Como o leitor se lembra também, logo após meu regresso ao mundo consciente, recebi dois telefonemas pelo celular. Um de uma repórter de um jornal especializado em propaganda me perguntando sobre a campanha que eu tinha ido apresentar.

Eu contei a ela que estava na sala com a cliente morta e nua, mas ela precisava “fechar a matéria” e tudo que queria saber era o resultado da apresentação e a verba.

Como eu não tinha respondido o que interessava, também não ouviu o que eu tinha acabado de dizer e desligou. A outra ligação foi do Paulo Castro, o diretor de criação que achou que a cliente estava morta por puro entusiasmo e estava nua simplesmente porque eu tinha resolvido dar uma rapidinha na hora do expediente.

Agora eu continuava do mesmo jeito. Sozinho e sem ninguém para dividir o problema.

Daí me lembrei do Bob Kinsey, lendário formador de profissionais da Young&Rubicam e resolvi organizar minha vida estabelecendo enfoques e prioridades. Bem, antes de mais nada, seria bom eu saber o que tinha acontecido, já que à primeira vista eu estava completamente fodido.

Se alguém entrasse na sala eu não teria uma boa explicação. Ou melhor, não teria explicação. Nem o Cerveró tinha sido pego em situação mais constrangedora.
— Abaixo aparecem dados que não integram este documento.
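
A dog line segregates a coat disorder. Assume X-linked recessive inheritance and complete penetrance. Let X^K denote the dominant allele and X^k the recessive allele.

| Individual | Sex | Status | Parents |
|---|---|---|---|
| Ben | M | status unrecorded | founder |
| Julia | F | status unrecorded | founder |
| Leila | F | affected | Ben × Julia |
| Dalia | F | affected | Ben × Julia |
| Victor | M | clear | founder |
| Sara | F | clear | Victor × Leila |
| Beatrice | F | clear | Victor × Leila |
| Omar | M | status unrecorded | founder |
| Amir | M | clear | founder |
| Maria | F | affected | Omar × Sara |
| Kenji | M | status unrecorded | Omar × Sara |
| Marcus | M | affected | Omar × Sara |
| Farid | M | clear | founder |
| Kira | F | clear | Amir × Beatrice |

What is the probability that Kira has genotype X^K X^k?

1/2

Amir is clear, so Amir is X^K Y.
Beatrice is clear so carries K and received k from Leila (X^k X^k), so Beatrice is X^K X^k.
Their cross gives offspring ratios 1/2 X^K X^K : 1/2 X^K X^k. Conditioning on Kira being clear, P(X^K X^k) = 1/2 / 1 = 1/2.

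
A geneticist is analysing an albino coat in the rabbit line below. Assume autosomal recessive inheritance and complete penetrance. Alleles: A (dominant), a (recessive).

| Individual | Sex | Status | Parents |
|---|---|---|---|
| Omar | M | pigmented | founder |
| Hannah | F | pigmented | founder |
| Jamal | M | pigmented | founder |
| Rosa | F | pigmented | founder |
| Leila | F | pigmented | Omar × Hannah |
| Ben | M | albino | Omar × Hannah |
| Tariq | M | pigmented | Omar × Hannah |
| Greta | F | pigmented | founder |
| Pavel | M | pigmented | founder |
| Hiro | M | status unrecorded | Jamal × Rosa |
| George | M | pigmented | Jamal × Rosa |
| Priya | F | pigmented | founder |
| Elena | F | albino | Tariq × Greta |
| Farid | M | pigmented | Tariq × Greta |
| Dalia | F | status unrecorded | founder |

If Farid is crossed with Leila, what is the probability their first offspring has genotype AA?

Tariq is pigmented so carries A and passed a to Elena (aa), so Tariq is Aa.
Greta is pigmented so carries A and passed a to Elena (aa), so Greta is Aa.
Farid is a pigmented offspring of Tariq (Aa) × Greta (Aa), whose cross gives 1/4 AA : 1/2 Aa : 1/4 aa; conditioning on being pigmented, Farid is AA with probability 1/3, Aa with probability 2/3.
Omar is pigmented so carries A and passed a to Ben (aa), so Omar is Aa.
Hannah is pigmented so carries A and passed a to Ben (aa), so Hannah is Aa.
Leila is a pigmented offspring of Omar (Aa) × Hannah (Aa), whose cross gives 1/4 AA : 1/2 Aa : 1/4 aa; conditioning on being pigmented, Leila is AA with probability 1/3, Aa with probability 2/3.
Summing over parental genotype combinations, P(offspring has genotype AA) = 1/9·1 + 2/9·1/2 + 2/9·1/2 + 4/9·1/4 = 4/9.

4/9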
Dizer o quê? O clássico “não é nada disso que você está pensando?” “Só falarei em juízo”, “Isso é uma armação política!” Mas somente duas pessoas poderiam saber o que aconteceu. E uma delas estava com amnésia. A outra morta.

Bom, daí eu tomei uma decisão. Parar de escrever histórias de mistério, pois faz semanas que eu não consigo pensar em outra coisa.

Como sair dessa situação? Talento para criar a confusão eu tive. Mas não estou conseguindo resolver a embrulhada que inventei.

Foi assim quando eu criei minha agência. Foi assim quando aceitei fazer palestras na Fundação Getúlio Vargas. Foi assim quando aceitei ser colunista da Rádio Estadão.

O que é pior, foi assim quando aceitei fazer crônicas semanais aqui neste jornal.

Fiquei com a obrigação de escrever coisas inteligentes a cada sete dias. Mal sei escrever toda semana, imagine coisas inteligentes. Isso me lembra um pouco o que eu sentia quando conseguia convencer a namorada a ir para o motel.

No caminho eu ia pensando: e agora? Vai funcionar? Ela vai rir da minha cara? Vai rir do meu pinto? Não vai rir? Vai chorar? A grande vantagem é que, escrevendo ficção, você pode desistir de tudo e pedir penico. Na vida não.

E eu estou aqui na sala da cliente. Nua e morta. E – o que é pior – sem a conta. Também não consigo me lembrar do que aconteceu.

Me sinto meio Dilma. Será que existe saída?